3500mAh Extended Battery + Cover and Desktop Cradle Battery Charger for Samsung i500 review

*3500mAh Extended Battery + Cover and Desktop Cradle Battery Charger - $13.73-* http://www.tmart.com/3500mAh-Extende...0_p124365.html
*3500mAh Extended Battery + Cover for Samsung I500 -$8.36-* http://www.tmart.com/Extended-Batter...h_p118668.html

*Design
3.5/5*

-Battery Is thick, but the extended case quickly hides that.
-Stylish extended case very slick and comfortable, looks very good on the fascinate just wish it had the galaxy S logo.
-All slots are easily accessible.
-Comes only in Black.
-The Charger is magnificent turns dark purple when charging and blue when charged.

*Protection
5/5*

-The case is very sturdy it would break easily I even done a few drop tests and it keep my phone protected even though it's not made for it.
-The battery is well made not one of those cheap leaking ones it's just as good in design if not better than stock Samsung.
-The charger is very well made and I have tested it on both stock battery and the 3500mAh one no problems.

*Function
5/5*

-The Case protects the phone very good.
-The case is a perfect fit no mess ups here.
-The battery works on both custom rom and STOCK which is a big deal because most 3rd party battery's fail to work on stock
-The battery is very good and last 10x longer than stock I can go 2 days with heavy usage.
-The charger works as should it charges up the battery's fairly fast all the way to 100% from dead in almost under a hour.
-Takes about 4 hours to charge from phone.
-Smart IC chip.

Final Verdict








4.5/5
This is the best battery I have ever had out of all the others I have looked at and tried and I've had bad ones and good ones even leaky ones but this one comes out on top. Sure it has its flaws but so does any product, its doesn't feel flimsy or cheap and offers a good value for anyone looking for a replacement battery. Would I recommend this to my friends heck yea in fact I recommend everyone looking for a replacement to look at one of these and with the price and free shipping its a steal. I am sorry for the focusing it was taken with another fascinate the best camera I have.

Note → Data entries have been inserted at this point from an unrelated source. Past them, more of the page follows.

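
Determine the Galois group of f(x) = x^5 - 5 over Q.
F_20, the Frobenius group of order 20

The polynomial f is an irreducible quintic over Q, so G = Gal(f/Q) is a transitive subgroup of S_5: one of C_5 (5T1, order 5), D_5 (5T2, order 10), F_20 (5T3, order 20), A_5 (5T4, order 60) or S_5 (5T5, order 120). The discriminant of f is 1953125, which is not a perfect square, so G is not contained in A_5. The transitive groups of degree 5 not contained in A_5 are: F_20 (5T3, order 20), S_5 (5T5, order 120). By Dedekind's theorem, for a prime p not dividing disc(f) the degrees of the irreducible factors of f mod p form the cycle type of an element of G. Factoring f modulo the 18 such primes p <= 67 (skipping 5, which divides the discriminant), each new pattern first appears at: mod 2: f = (x + 1)(x^4 + x^3 + x^2 + x + 1), pattern 4+1; mod 11: f = (x^5 + 6), pattern 5; mod 19: f = (x + 13)(x^2 + 11x + 17)(x^2 + 14x + 17), pattern 2+2+1; mod 31: f = (x + 3)(x + 6)(x + 12)(x + 17)(x + 24), pattern 1+1+1+1+1. No other pattern occurs in this range, so the set of observed cycle types is {4+1, 5, 2+2+1, 1+1+1+1+1}. The candidates containing elements of all these cycle types are F_20 (5T3) of order 20, S_5 (5T5) of order 120; the others are excluded. The observed types are precisely the cycle types that occur in F_20 (5T3). Each of the other remaining candidates has further cycle types, and by the Chebotarev density theorem the matching factorization patterns would occur for a proportion of primes equal to their share of the group: S_5 (5T5) additionally contains elements of type 3+2, 3+1+1, 2+1+1+1 (50 of its 120 elements, about 42% of primes). None of the 18 primes tested shows any such pattern (for each of these groups the chance of that is below 10^-4), which rules them out. Hence G = F_20 (5T3), of order 20.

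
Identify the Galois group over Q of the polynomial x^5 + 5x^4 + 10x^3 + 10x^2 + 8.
The polynomial f is an irreducible quintic over Q, so G = Gal(f/Q) is a transitive subgroup of S_5: one of C_5 (5T1, order 5), D_5 (5T2, order 10), F_20 (5T3, order 20), A_5 (5T4, order 60) or S_5 (5T5, order 120). The discriminant of f is 64000000 = 8000^2, a perfect square, so G is contained in A_5. The transitive groups of degree 5 contained in A_5 are: C_5 (5T1, order 5), D_5 (5T2, order 10), A_5 (5T4, order 60). By Dedekind's theorem, for a prime p not dividing disc(f) the degrees of the irreducible factors of f mod p form the cycle type of an element of G. Factoring f modulo the 23 such primes p <= 97 (skipping 2, 5, which divide the discriminant), each new pattern first appears at: mod 3: f = (x + 1)(x^2 + 1)(x^2 + x + 2), pattern 2+2+1; mod 7: f = (x^5 + 5x^4 + 3x^3 + 3x^2 + 1), pattern 5. No other pattern occurs in this range, so the set of observed cycle types is {2+2+1, 5}. The candidates containing elements of all these cycle types are D_5 (5T2) of order 10, A_5 (5T4) of order 60; the others are excluded. The observed types are precisely the cycle types that occur in D_5 (5T2) (apart from the identity). Each of the other remaining candidates has further cycle types, and by the Chebotarev density theorem the matching factorization patterns would occur for a proportion of primes equal to their share of the group: A_5 (5T4) additionally contains elements of type 3+1+1 (20 of its 60 elements, about 33% of primes). None of the 23 primes tested shows any such pattern (for each of these groups the chance of that is below 10^-4), which rules them out. Hence G = D_5 (5T2), of order 10.

D_5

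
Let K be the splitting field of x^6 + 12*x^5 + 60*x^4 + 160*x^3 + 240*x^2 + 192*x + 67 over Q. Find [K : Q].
The degree of the splitting field over Q equals the order of the Galois group, so first determine the group. The polynomial f is an irreducible sextic over Q, so G = Gal(f/Q) is one of the 16 transitive subgroups 6T1, ..., 6T16 of S_6. The discriminant of f is -11337408, which is not a perfect square, so G is not contained in A_6. The transitive groups of degree 6 not contained in A_6 are: C_6 (6T1, order 6), S_3 (6T2, order 6), D_6 (6T3, order 12), C_3 x S_3 (6T5, order 18), A_4 x C_2 (6T6, order 24), S_4 (6T8, order 24), S_3 x S_3 (6T9, order 36), S_4 x C_2 (6T11, order 48), (S_3 x S_3) : C_2 (6T13, order 72), PGL(2,5) (6T14, order 120), S_6 (6T16, order 720). By Dedekind's theorem, for a prime p not dividing disc(f) the degrees of the irreducible factors of f mod p form the cycle type of an element of G. Factoring f modulo the 23 such primes p <= 97 (skipping 2, 3, which divide the discriminant), each new pattern first appears at: mod 5: f = (x^2 + 3)(x^2 + 3x + 4)(x^2 + 4x + 1), pattern 2+2+2; mod 7: f = (x^3 + 6x^2 + 5x + 3)(x^3 + 6x^2 + 5x + 6), pattern 3+3; mod 61: f = (x + 5)(x + 21)(x + 24)(x + 41)(x + 44)(x + 60), pattern 1+1+1+1+1+1. No other pattern occurs in this range, so the set of observed cycle types is {2+2+2, 3+3, 1+1+1+1+1+1}. The candidates containing elements of all these cycle types are C_6 (6T1) of order 6, S_3 (6T2) of order 6, D_6 (6T3) of order 12, C_3 x S_3 (6T5) of order 18, A_4 x C_2 (6T6) of order 24, S_4 (6T8) of order 24, S_3 x S_3 (6T9) of order 36, S_4 x C_2 (6T11) of order 48, (S_3 x S_3) : C_2 (6T13) of order 72, PGL(2,5) (6T14) of order 120, S_6 (6T16) of order 720; the others are excluded. The observed types are precisely the cycle types that occur in S_3 (6T2). Each of the other remaining candidates has further cycle types, and by the Chebotarev density theorem the matching factorization patterns would occur for a proportion of primes equal to their share of the group: C_6 (6T1) additionally contains elements of type 6 (2 of its 6 elements, about 33% of primes); D_6 (6T3) additionally contains elements of type 6, 2+2+1+1 (5 of its 12 elements, about 42% of primes); C_3 x S_3 (6T5) additionally contains elements of type 6, 3+1+1+1 (10 of its 18 elements, about 56% of primes); A_4 x C_2 (6T6) additionally contains elements of type 6, 2+2+1+1, 2+1+1+1+1 (14 of its 24 elements, about 58% of primes); S_4 (6T8) additionally contains elements of type 4+1+1, 2+2+1+1 (9 of its 24 elements, about 38% of primes); S_3 x S_3 (6T9) additionally contains elements of type 6, 3+1+1+1, 2+2+1+1 (25 of its 36 elements, about 69% of primes); S_4 x C_2 (6T11) additionally contains elements of type 6, 4+2, 4+1+1, 2+2+1+1, 2+1+1+1+1 (32 of its 48 elements, about 67% of primes); (S_3 x S_3) : C_2 (6T13) additionally contains elements of type 6, 4+2, 3+2+1, 3+1+1+1, 2+2+1+1, 2+1+1+1+1 (61 of its 72 elements, about 85% of primes); PGL(2,5) (6T14) additionally contains elements of type 6, 5+1, 4+1+1, 2+2+1+1 (89 of its 120 elements, about 74% of primes); S_6 (6T16) additionally contains elements of type 6, 5+1, 4+2, 4+1+1, 3+2+1, 3+1+1+1, 2+2+1+1, 2+1+1+1+1 (664 of its 720 elements, about 92% of primes). None of the 23 primes tested shows any such pattern (for each of these groups the chance of that is below 10^-4), which rules them out. Hence G = S_3 (6T2), of order 6. The Galois group S_3 (6T2) has order 6, so the splitting field has degree 6 over Q.

6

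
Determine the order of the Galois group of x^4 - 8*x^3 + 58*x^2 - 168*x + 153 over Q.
The degree of the splitting field over Q equals the order of the Galois group, so first determine the group. The polynomial is an irreducible quartic over Q and its discriminant is 21233664 = 4608^2, a perfect square, so the Galois group is contained in A_4. The resolvent cubic y^3 - 58*y^2 + 732*y - 2520 splits completely over Q, which gives the Klein four-group V_4. The Galois group V_4 (4T2) has order 4, so the splitting field has degree 4 over Q.

4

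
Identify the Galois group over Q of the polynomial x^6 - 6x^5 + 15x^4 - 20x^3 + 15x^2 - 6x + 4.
S_3 (also written S3)

The polynomial f is an irreducible sextic over Q, so G = Gal(f/Q) is one of the 16 transitive subgroups 6T1, ..., 6T16 of S_6. The discriminant of f is -11337408, which is not a perfect square, so G is not contained in A_6. The transitive groups of degree 6 not contained in A_6 are: C_6 (6T1, order 6), S_3 (6T2, order 6), D_6 (6T3, order 12), C_3 x S_3 (6T5, order 18), A_4 x C_2 (6T6, order 24), S_4 (6T8, order 24), S_3 x S_3 (6T9, order 36), S_4 x C_2 (6T11, order 48), (S_3 x S_3) : C_2 (6T13, order 72), PGL(2,5) (6T14, order 120), S_6 (6T16, order 720). By Dedekind's theorem, for a prime p not dividing disc(f) the degrees of the irreducible factors of f mod p form the cycle type of an element of G. Factoring f modulo the 23 such primes p <= 97 (skipping 2, 3, which divide the discriminant), each new pattern first appears at: mod 5: f = (x^2 + 2x + 4)(x^2 + 3x + 3)(x^2 + 4x + 2), pattern 2+2+2; mod 7: f = (x^3 + 4x^2 + 3x + 1)(x^3 + 4x^2 + 3x + 4), pattern 3+3; mod 61: f = (x + 2)(x + 18)(x + 21)(x + 38)(x + 41)(x + 57), pattern 1+1+1+1+1+1. No other pattern occurs in this range, so the set of observed cycle types is {2+2+2, 3+3, 1+1+1+1+1+1}. The candidates containing elements of all these cycle types are C_6 (6T1) of order 6, S_3 (6T2) of order 6, D_6 (6T3) of order 12, C_3 x S_3 (6T5) of order 18, A_4 x C_2 (6T6) of order 24, S_4 (6T8) of order 24, S_3 x S_3 (6T9) of order 36, S_4 x C_2 (6T11) of order 48, (S_3 x S_3) : C_2 (6T13) of order 72, PGL(2,5) (6T14) of order 120, S_6 (6T16) of order 720; the others are excluded. The observed types are precisely the cycle types that occur in S_3 (6T2). Each of the other remaining candidates has further cycle types, and by the Chebotarev density theorem the matching factorization patterns would occur for a proportion of primes equal to their share of the group: C_6 (6T1) additionally contains elements of type 6 (2 of its 6 elements, about 33% of primes); D_6 (6T3) additionally contains elements of type 6, 2+2+1+1 (5 of its 12 elements, about 42% of primes); C_3 x S_3 (6T5) additionally contains elements of type 6, 3+1+1+1 (10 of its 18 elements, about 56% of primes); A_4 x C_2 (6T6) additionally contains elements of type 6, 2+2+1+1, 2+1+1+1+1 (14 of its 24 elements, about 58% of primes); S_4 (6T8) additionally contains elements of type 4+1+1, 2+2+1+1 (9 of its 24 elements, about 38% of primes); S_3 x S_3 (6T9) additionally contains elements of type 6, 3+1+1+1, 2+2+1+1 (25 of its 36 elements, about 69% of primes); S_4 x C_2 (6T11) additionally contains elements of type 6, 4+2, 4+1+1, 2+2+1+1, 2+1+1+1+1 (32 of its 48 elements, about 67% of primes); (S_3 x S_3) : C_2 (6T13) additionally contains elements of type 6, 4+2, 3+2+1, 3+1+1+1, 2+2+1+1, 2+1+1+1+1 (61 of its 72 elements, about 85% of primes); PGL(2,5) (6T14) additionally contains elements of type 6, 5+1, 4+1+1, 2+2+1+1 (89 of its 120 elements, about 74% of primes); S_6 (6T16) additionally contains elements of type 6, 5+1, 4+2, 4+1+1, 3+2+1, 3+1+1+1, 2+2+1+1, 2+1+1+1+1 (664 of its 720 elements, about 92% of primes). None of the 23 primes tested shows any such pattern (for each of these groups the chance of that is below 10^-4), which rules them out. Hence G = S_3 (6T2), of order 6.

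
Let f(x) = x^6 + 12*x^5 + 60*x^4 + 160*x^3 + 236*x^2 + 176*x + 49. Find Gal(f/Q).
The polynomial f is an irreducible sextic over Q, so G = Gal(f/Q) is one of the 16 transitive subgroups 6T1, ..., 6T16 of S_6. The discriminant of f is -3356224, which is not a perfect square, so G is not contained in A_6. The transitive groups of degree 6 not contained in A_6 are: C_6 (6T1, order 6), S_3 (6T2, order 6), D_6 (6T3, order 12), C_3 x S_3 (6T5, order 18), A_4 x C_2 (6T6, order 24), S_4 (6T8, order 24), S_3 x S_3 (6T9, order 36), S_4 x C_2 (6T11, order 48), (S_3 x S_3) : C_2 (6T13, order 72), PGL(2,5) (6T14, order 120), S_6 (6T16, order 720). By Dedekind's theorem, for a prime p not dividing disc(f) the degrees of the irreducible factors of f mod p form the cycle type of an element of G. Factoring f modulo the 67 such primes p <= 347 (skipping 2, 229, which divide the discriminant), each new pattern first appears at: mod 3: f = (x^6 + x^3 + 2x^2 + 2x + 1), pattern 6; mod 5: f = (x^3 + 3x^2 + 2x + 2)(x^3 + 4x^2 + x + 2), pattern 3+3; mod 7: f = (x)(x + 4)(x^4 + x^3 + 6x + 2), pattern 4+1+1; mod 13: f = (x^2 + 4x + 9)(x^4 + 8x^3 + 6x^2 + 12x + 4), pattern 4+2; mod 23: f = (x^2 + 4x + 16)(x^2 + 9x + 9)(x^2 + 22x + 12), pattern 2+2+2; mod 29: f = (x + 12)(x + 21)(x^2 + 3x + 9)(x^2 + 5x + 13), pattern 2+2+1+1; mod 193: f = (x + 8)(x + 46)(x + 96)(x + 101)(x + 151)(x + 189), pattern 1+1+1+1+1+1; mod 347: f = (x + 5)(x + 153)(x + 198)(x + 346)(x^2 + 4x + 259), pattern 2+1+1+1+1. No other pattern occurs in this range, so the set of observed cycle types is {6, 3+3, 4+1+1, 4+2, 2+2+2, 2+2+1+1, 1+1+1+1+1+1, 2+1+1+1+1}. The candidates containing elements of all these cycle types are S_4 x C_2 (6T11) of order 48, S_6 (6T16) of order 720; the others are excluded. The observed types are precisely the cycle types that occur in S_4 x C_2 (6T11). Each of the other remaining candidates has further cycle types, and by the Chebotarev density theorem the matching factorization patterns would occur for a proportion of primes equal to their share of the group: S_6 (6T16) additionally contains elements of type 5+1, 3+2+1, 3+1+1+1 (304 of its 720 elements, about 42% of primes). None of the 67 primes tested shows any such pattern (for each of these groups the chance of that is below 10^-4), which rules them out. Hence G = S_4 x C_2 (6T11), of order 48.

S_4 x C_2 (order 48)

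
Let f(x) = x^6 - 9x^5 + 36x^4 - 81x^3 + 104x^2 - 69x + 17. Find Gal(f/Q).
The polynomial f is an irreducible sextic over Q, so G = Gal(f/Q) is one of the 16 transitive subgroups 6T1, ..., 6T16 of S_6. The discriminant of f is 810448, which is not a perfect square, so G is not contained in A_6. The transitive groups of degree 6 not contained in A_6 are: C_6 (6T1, order 6), S_3 (6T2, order 6), D_6 (6T3, order 12), C_3 x S_3 (6T5, order 18), A_4 x C_2 (6T6, order 24), S_4 (6T8, order 24), S_3 x S_3 (6T9, order 36), S_4 x C_2 (6T11, order 48), (S_3 x S_3) : C_2 (6T13, order 72), PGL(2,5) (6T14, order 120), S_6 (6T16, order 720). By Dedekind's theorem, for a prime p not dividing disc(f) the degrees of the irreducible factors of f mod p form the cycle type of an element of G. Factoring f modulo the 22 such primes p <= 89 (skipping 2, 37, which divide the discriminant), each new pattern first appears at: mod 3: f = (x^3 + x^2 + 2x + 1)(x^3 + 2x^2 + 2x + 2), pattern 3+3; mod 5: f = (x^2 + x + 2)(x^2 + 2x + 4)(x^2 + 3x + 4), pattern 2+2+2; mod 17: f = (x)(x + 14)(x^4 + 11x^3 + x^2 + 7x + 6), pattern 4+1+1; mod 67: f = (x + 3)(x + 61)(x^2 + 64x + 42)(x^2 + 64x + 52), pattern 2+2+1+1. No other pattern occurs in this range, so the set of observed cycle types is {3+3, 2+2+2, 4+1+1, 2+2+1+1}. The candidates containing elements of all these cycle types are S_4 (6T8) of order 24, S_4 x C_2 (6T11) of order 48, PGL(2,5) (6T14) of order 120, S_6 (6T16) of order 720; the others are excluded. The observed types are precisely the cycle types that occur in S_4 (6T8) (apart from the identity). Each of the other remaining candidates has further cycle types, and by the Chebotarev density theorem the matching factorization patterns would occur for a proportion of primes equal to their share of the group: S_4 x C_2 (6T11) additionally contains elements of type 6, 4+2, 2+1+1+1+1 (17 of its 48 elements, about 35% of primes); PGL(2,5) (6T14) additionally contains elements of type 6, 5+1 (44 of its 120 elements, about 37% of primes); S_6 (6T16) additionally contains elements of type 6, 5+1, 4+2, 3+2+1, 3+1+1+1, 2+1+1+1+1 (529 of its 720 elements, about 73% of primes). None of the 22 primes tested shows any such pattern (for each of these groups the chance of that is below 10^-4), which rules them out. Hence G = S_4 (6T8), of order 24.

S_4 (order 24)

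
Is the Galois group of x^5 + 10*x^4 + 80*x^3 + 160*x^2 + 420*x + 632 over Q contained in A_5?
The polynomial is irreducible of degree 5 over Q. Its discriminant is 9333105664000000 = 96608000^2, a perfect square. A Galois group lies in the alternating group exactly when the discriminant is a square in Q, so the Galois group (A_5) is contained in A_5.

Yes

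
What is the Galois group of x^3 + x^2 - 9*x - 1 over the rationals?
The polynomial is an irreducible cubic over Q and its discriminant is 3136 = 56^2, a perfect square. For an irreducible cubic, a square discriminant forces the Galois group to be A_3, the cyclic group of order 3.

C_3, A_3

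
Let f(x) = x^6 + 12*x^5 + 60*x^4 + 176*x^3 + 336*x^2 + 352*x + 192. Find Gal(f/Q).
S_6 (order 720)

The polynomial f is an irreducible sextic over Q, so G = Gal(f/Q) is one of the 16 transitive subgroups 6T1, ..., 6T16 of S_6. The discriminant of f is -46741055340544, which is not a perfect square, so G is not contained in A_6. The transitive groups of degree 6 not contained in A_6 are: C_6 (6T1, order 6), S_3 (6T2, order 6), D_6 (6T3, order 12), C_3 x S_3 (6T5, order 18), A_4 x C_2 (6T6, order 24), S_4 (6T8, order 24), S_3 x S_3 (6T9, order 36), S_4 x C_2 (6T11, order 48), (S_3 x S_3) : C_2 (6T13, order 72), PGL(2,5) (6T14, order 120), S_6 (6T16, order 720). By Dedekind's theorem, for a prime p not dividing disc(f) the degrees of the irreducible factors of f mod p form the cycle type of an element of G. Factoring f modulo the 3 such primes p <= 7 (skipping 2, which divides the discriminant), each new pattern first appears at: mod 3: f = (x)(x^2 + x + 2)(x^3 + 2x^2 + 2x + 2), pattern 3+2+1; mod 5: f = (x^3 + 3x^2 + 4x + 1)(x^3 + 4x^2 + 4x + 2), pattern 3+3; mod 7: f = (x + 1)(x^5 + 4x^4 + x^2 + 6x + 3), pattern 5+1. No other pattern occurs in this range, so the set of observed cycle types is {3+2+1, 3+3, 5+1}. Among the candidates above, the only group containing elements of all these cycle types is S_6 (6T16); every other candidate lacks at least one of them. Hence G = S_6 (6T16), of order 720.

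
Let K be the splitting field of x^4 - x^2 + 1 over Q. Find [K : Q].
The degree of the splitting field over Q equals the order of the Galois group, so first determine the group. The polynomial is an irreducible quartic over Q and its discriminant is 144 = 12^2, a perfect square, so the Galois group is contained in A_4. The resolvent cubic y^3 + y^2 - 4*y - 4 splits completely over Q, which gives the Klein four-group V_4. The Galois group V_4 (4T2) has order 4, so the splitting field has degree 4 over Q.

4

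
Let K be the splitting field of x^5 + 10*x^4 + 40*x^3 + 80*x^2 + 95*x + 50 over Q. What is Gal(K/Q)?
F_20 (order 20)

The polynomial f is an irreducible quintic over Q, so G = Gal(f/Q) is a transitive subgroup of S_5: one of C_5 (5T1, order 5), D_5 (5T2, order 10), F_20 (5T3, order 20), A_5 (5T4, order 60) or S_5 (5T5, order 120). The discriminant of f is 259200000, which is not a perfect square, so G is not contained in A_5. The transitive groups of degree 5 not contained in A_5 are: F_20 (5T3, order 20), S_5 (5T5, order 120). By Dedekind's theorem, for a prime p not dividing disc(f) the degrees of the irreducible factors of f mod p form the cycle type of an element of G. Factoring f modulo the 18 such primes p <= 73 (skipping 2, 3, 5, which divide the discriminant), each new pattern first appears at: mod 7: f = (x + 3)(x^4 + 5x^2 + 2x + 5), pattern 4+1; mod 11: f = (x + 7)(x^2 + x + 7)(x^2 + 2x + 10), pattern 2+2+1; mod 19: f = (x^5 + 10x^4 + 2x^3 + 4x^2 + 12), pattern 5. No other pattern occurs in this range, so the set of observed cycle types is {4+1, 2+2+1, 5}. The candidates containing elements of all these cycle types are F_20 (5T3) of order 20, S_5 (5T5) of order 120; the others are excluded. The observed types are precisely the cycle types that occur in F_20 (5T3) (apart from the identity). Each of the other remaining candidates has further cycle types, and by the Chebotarev density theorem the matching factorization patterns would occur for a proportion of primes equal to their share of the group: S_5 (5T5) additionally contains elements of type 3+2, 3+1+1, 2+1+1+1 (50 of its 120 elements, about 42% of primes). None of the 18 primes tested shows any such pattern (for each of these groups the chance of that is below 10^-4), which rules them out. Hence G = F_20 (5T3), of order 20.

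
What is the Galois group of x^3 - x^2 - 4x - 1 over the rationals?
The polynomial is an irreducible cubic over Q and its discriminant is 169 = 13^2, a perfect square. For an irreducible cubic, a square discriminant forces the Galois group to be A_3, the cyclic group of order 3.

C_3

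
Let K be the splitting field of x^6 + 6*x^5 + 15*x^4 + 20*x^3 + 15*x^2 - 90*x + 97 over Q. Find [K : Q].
The degree of the splitting field over Q equals the order of the Galois group, so first determine the group. The polynomial f is an irreducible sextic over Q, so G = Gal(f/Q) is one of the 16 transitive subgroups 6T1, ..., 6T16 of S_6. The discriminant of f is -9727331052552192, which is not a perfect square, so G is not contained in A_6. The transitive groups of degree 6 not contained in A_6 are: C_6 (6T1, order 6), S_3 (6T2, order 6), D_6 (6T3, order 12), C_3 x S_3 (6T5, order 18), A_4 x C_2 (6T6, order 24), S_4 (6T8, order 24), S_3 x S_3 (6T9, order 36), S_4 x C_2 (6T11, order 48), (S_3 x S_3) : C_2 (6T13, order 72), PGL(2,5) (6T14, order 120), S_6 (6T16, order 720). By Dedekind's theorem, for a prime p not dividing disc(f) the degrees of the irreducible factors of f mod p form the cycle type of an element of G. Factoring f modulo the 27 such primes p <= 127 (skipping 2, 3, 17, 43, which divide the discriminant), each new pattern first appears at: mod 5: f = (x^6 + x^5 + 2), pattern 6; mod 7: f = (x + 3)(x^2 + 3x + 5)(x^3 + x + 6), pattern 3+2+1; mod 11: f = (x^2 + 9x + 5)(x^4 + 8x^3 + 4x^2 + 10x + 4), pattern 4+2; mod 13: f = (x + 4)(x + 7)(x^2 + 11)(x^2 + 8x + 5), pattern 2+2+1+1; mod 61: f = (x + 20)(x + 42)(x + 54)(x + 58)(x^2 + 15x + 31), pattern 2+1+1+1+1; mod 97: f = (x)(x + 74)(x + 78)(x^3 + 48x^2 + 42x + 14), pattern 3+1+1+1; mod 113: f = (x^2 + 25x + 105)(x^2 + 100x + 48)(x^2 + 107x + 33), pattern 2+2+2; mod 127: f = (x^3 + 52x^2 + 46x + 36)(x^3 + 81x^2 + 75x + 105), pattern 3+3. No other pattern occurs in this range, so the set of observed cycle types is {6, 3+2+1, 4+2, 2+2+1+1, 2+1+1+1+1, 3+1+1+1, 2+2+2, 3+3}. The candidates containing elements of all these cycle types are (S_3 x S_3) : C_2 (6T13) of order 72, S_6 (6T16) of order 720; the others are excluded. The observed types are precisely the cycle types that occur in (S_3 x S_3) : C_2 (6T13) (apart from the identity). Each of the other remaining candidates has further cycle types, and by the Chebotarev density theorem the matching factorization patterns would occur for a proportion of primes equal to their share of the group: S_6 (6T16) additionally contains elements of type 5+1, 4+1+1 (234 of its 720 elements, about 32% of primes). None of the 27 primes tested shows any such pattern (for each of these groups the chance of that is below 10^-4), which rules them out. Hence G = (S_3 x S_3) : C_2 (6T13), of order 72. The Galois group (S_3 x S_3) : C_2 (6T13) has order 72, so the splitting field has degree 72 over Q.

72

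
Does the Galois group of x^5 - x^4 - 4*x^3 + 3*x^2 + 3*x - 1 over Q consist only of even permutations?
The polynomial is irreducible of degree 5 over Q. Its discriminant is 14641 = 121^2, a perfect square. A Galois group lies in the alternating group exactly when the discriminant is a square in Q, so the Galois group (C_5) is contained in A_5.

Yes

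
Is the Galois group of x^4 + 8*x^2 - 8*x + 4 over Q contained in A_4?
The polynomial is irreducible of degree 4 over Q. Its discriminant is 200704 = 448^2, a perfect square. A Galois group lies in the alternating group exactly when the discriminant is a square in Q, so the Galois group (A_4) is contained in A_4.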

I ordered mine from tmart though the product can be located elsewhere shipping was fantastic and packaging was great came unharmed


----------



## larryp1962 (Aug 31, 2011)

Cool , watch more porn without a re-charge


----------



## Dagex (Feb 14, 2013)

larryp1962 said:


> Cool , watch more porn without a re-charge


LOL

Sent from my SCH-I500 using Tapatalk 2


----------



## td030981 (Sep 4, 2013)

Thanks for the info. I will definitely check this out. The stock battery can't keep on with me anymore.

Sent from my SCH-I500 using Tapatalk 2


----------